13 years 10 months ago
How fortunate we are to have Kerry on the 'inside' instead of outside, fulminating and nailing her theses to a church door. And yes,  there will continue to be limits to what her group can accomplish precisely because of the ambiguity of canon law and the seeming impossibility of a laywoman's touching so venerable an institution as a necessary component of the reformation process. But, hey, isn't it about time for another Catherine of Siena?
Joseph Keffer
13 years 10 months ago
Thank you, Holy Spirit, for this excellent servant you have brought forth to labor on behalf of all of us.  We pray that she will not become discouraged by the obstructionists preoccupied with clinging to their authority that so populate many positions of power from the parish through the hierarchy.   The very accomplishment, education and expertise that you cite among the American laity remains a perceived threat by those in power.  We would welcome continuing assurances from you that there is progress being made.
Catherine of Siena was mentioned as a role model for you.  So, too, Dorothy Day who was not encouraged by the institutional church.
John Schibik
13 years 10 months ago

Dear America Editor:


 


Mission and Management


 


Kerry Robinson (2/14/11) spoke of the service rendered to Bishops and Priests for learning more sophisticated managerial, financial, and human resource knowledge and skills from the National Leadership Roundtable of Church Management (www.theleadershiproundtable.org).  Wonderful! What we now need is a greater openness from Bishops and Priests for learning more sophisticated means of Church Pastoral Mission. 
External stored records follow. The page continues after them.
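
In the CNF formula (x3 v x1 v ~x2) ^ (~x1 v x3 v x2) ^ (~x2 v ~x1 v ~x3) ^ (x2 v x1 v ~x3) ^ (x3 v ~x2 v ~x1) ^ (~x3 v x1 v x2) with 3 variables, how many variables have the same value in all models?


Find all satisfying assignments: 3 model(s).
Check which variables have the same value in every model.
No variable is fixed across all models.
Backbone size = 0.

0


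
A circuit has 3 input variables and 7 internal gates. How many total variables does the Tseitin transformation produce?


The Tseitin transformation introduces one auxiliary variable per gate.
Total variables = inputs + gates = 3 + 7 = 10.

10


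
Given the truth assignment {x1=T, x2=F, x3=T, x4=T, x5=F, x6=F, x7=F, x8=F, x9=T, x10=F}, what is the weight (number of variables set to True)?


The weight is the number of variables assigned True.
True variables: x1, x3, x4, x9.
Weight = 4.

4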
There is no church and no mission without the lay community-in-pastoral-action.  In the 1970-80s Pastoral Planning was largely a layperson’s opportunity to influence pastoral care at all levels of parish life.  The clerical order served to discern and oversee the talent of the laity in crafting policy, programs, procedures, and practices of pastoral care at the local level.   Documents from the NCCB provided foundational material for guiding local theologizing and pastoral designs. These pastoral processes were based on a clear perspective of saving relationships and principles of Jesus’ ministry of compassion, justice, reconciliation, justice, peace for human development.  In our time of crisis we need a national pastoral plan for lay mission and local pastoral planning for each parish. To initiate a national and local dialogue with laity on the future of the church the Bishops and Priests must enlist the expertise of those who plan for mission professionally. The Conference for Pastoral Planning and Council Development (www.cppcd.org) is available to train and consult.  The laity not only want to share in administration and management of church secular affairs, but have a right and responsibility to share in the interpretation and implementation of the saving mission of Jesus across the life span and across all real life concerns.  Without dialogue on the pastoral mission the Bishops cannot refocus the energy and imagination of the laity in these times of crisis.   The Bishops and Priests need to open their heart, mind, and spirit to the depth of talent, passion, and power of the laity available to them if we are to reclaim our fundamental mission to live the virtues of Jesus and his life of surrender in service for solidarity.


 


Jack Schibik, PhD


Naples, Florida


239 514 0676

David Smith
13 years 9 months ago
CRE (#1) writes:

"The crisis that brought  you to your current position was certainly a failure of management."

It was a failure in other places, as well.  The laity were largely silent when they had a duty to the Church to speak out.  I hope the Roundtable, in addition to giving business advice, isn't deferential where moral and ethical matters warrant speaking out forcefully.